His website, http://www.cobraman.net/, is filled with photos of him and his deadly pets, including a 14-foot long Malaysian cobra.

He has a license to own venomous snakes,and he keeps several of them in his Port St. Lucie apartment.
Over the weekend, it wasn’t Hunter’s pet cobra, but a pet rattlesnake that caused the problem. An Eastern diamondback rattler, the most deadly of all, bit him in the hand.

Ray Hunter is no stranger to venomous snakebites. Friends say he’s been bitten 40 times. His website shows pictures of his wounds and talks about how he self-medicates with anti-venin.

But this time, Hunter couldn’t fight off the poison on his own. He drove himself to the St. Lucie Medical Center and made it all the way to the hospital parking lot, before he passed out behind the wheel of his car.

Firefighters rushed in 30 vials of anti-venin from Miami to treat him. Even with the medicine he remains in critical condition.
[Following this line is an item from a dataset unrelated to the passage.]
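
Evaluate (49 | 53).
(49/53) = 49^{26} mod 53 = 1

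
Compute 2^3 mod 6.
2^{3} = 8 ≡ 2 (mod 6)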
"Ray is a very nice guy. He’s very professional in what he does. So hopefully he’ll come out of it OK," says Kellberg.

On his "Cobra Man" website Hunter explains why he keeps having run ins with his snakes. "The one side-effect of self-immunizing," he writes, "It tends to make you a bit complacent while handling [snakes].”

Hunter is in the intensive care unit at St. Lucie Medical Center.

Al Cruz, a firefighter who heads up the state's anti-venin program, says poisonous snakes bite about 250 Floridians each year. He says in the past 10 years no one who has received treatment with anti-venin has died from a snake bite.